En l’absence d’une telle conviction, il est peu probable que les banques centrales puissent impulser une évolution significative des anticipations d’inflation.
L’impact économique qui en résulterait dépendrait des caractéristiques du changement de stratégie que la Fed pourrait opérer. Quelques thèmes généraux se dégagent toutefois, si l’on compare les taux d’intérêt directeurs dans le cadre d’un ciblage flexible de l’inflation aux stratégies de rattrapage actuellement envisagées. Les modèles scientifiques ainsi que ceux de la Fed suggèrent que l’économie revient plus rapidement à un état stable après un ralentissement si les banques centrales optent pour des stratégies de rattrapage. Les taux d’intérêt resteraient probablement plus bas plus longtemps que dans le régime de politique monétaire actuel. Si la Fed avait adopté une stratégie de rattrapage après la crise financière, elle n’aurait probablement pas encore commencé à relever ses taux, qui se seraient alors maintenus aux plus bas auxquels ils étaient tombés après la crise. La volatilité macroéconomique pourrait diminuer à mesure que le risque d’un grave ralentissement économique s’estompe.
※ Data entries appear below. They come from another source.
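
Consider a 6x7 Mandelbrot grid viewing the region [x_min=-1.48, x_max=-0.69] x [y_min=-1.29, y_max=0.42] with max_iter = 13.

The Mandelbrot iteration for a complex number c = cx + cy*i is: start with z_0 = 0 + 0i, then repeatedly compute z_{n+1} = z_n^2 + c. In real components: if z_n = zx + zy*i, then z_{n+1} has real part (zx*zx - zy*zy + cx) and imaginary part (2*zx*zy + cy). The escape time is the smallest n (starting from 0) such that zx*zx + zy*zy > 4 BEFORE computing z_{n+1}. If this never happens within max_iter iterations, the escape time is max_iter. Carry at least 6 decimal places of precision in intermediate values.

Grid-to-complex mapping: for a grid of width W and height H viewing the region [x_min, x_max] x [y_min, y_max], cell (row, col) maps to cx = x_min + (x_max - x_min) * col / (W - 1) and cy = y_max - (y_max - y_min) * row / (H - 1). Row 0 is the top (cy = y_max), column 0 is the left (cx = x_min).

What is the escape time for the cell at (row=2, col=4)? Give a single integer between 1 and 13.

z_0 = 0 + 0i, c = -0.8480 + -0.1500i
Iter 1: z = -0.8480 + -0.1500i, |z|^2 = 0.7416
Iter 2: z = -0.1514 + 0.1044i, |z|^2 = 0.0338
Iter 3: z = -0.8360 + -0.1816i, |z|^2 = 0.7318
Iter 4: z = -0.1821 + 0.1536i, |z|^2 = 0.0568
Iter 5: z = -0.8384 + -0.2060i, |z|^2 = 0.7454
Iter 6: z = -0.1874 + 0.1954i, |z|^2 = 0.0733
Iter 7: z = -0.8510 + -0.2232i, |z|^2 = 0.7741
Iter 8: z = -0.1736 + 0.2300i, |z|^2 = 0.0830
Iter 9: z = -0.8708 + -0.2298i, |z|^2 = 0.8111
Iter 10: z = -0.1426 + 0.2503i, |z|^2 = 0.0830
Iter 11: z = -0.8903 + -0.2214i, |z|^2 = 0.8416
Iter 12: z = -0.1044 + 0.2442i, |z|^2 = 0.0705

Answer: 13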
De son côté, le risque de création de bulles d’actifs pourrait augmenter.
Le président de la Fed, Jerome Powell, a déclaré que les facteurs qui pèsent sur l’inflation de base aux États-Unis étaient « transitoires ». Notre GPS Inflation arrive à la même conclusion.
Nous nous attendons à ce que la Fed maintienne ses taux inchangés pendant une longue période, à moins qu’une escalade inattendue des tensions commerciales ne crée des risques importants pour la croissance. Si la Fed met en œuvre une stratégie de rattrapage, cela pourrait contribuer à réduire le risque de déflation, ainsi que le risque qu’une récession ne se mue en une véritable crise, même si nous estimons que des mesures plus radicales seraient déjà nécessaires pour faire face à une récession. La réduction de ces deux risques, associée à des taux bas sur un plus long terme et à des anticipations d’inflation plus élevées à long terme, permettrait probablement aux actifs risqués de s’apprécier à court terme. Mais l’impact sur le marché pourrait s’avérer caduc si ce dernier considère que le changement opéré n’est qu’un simple ajustement de la politique actuelle de la Fed.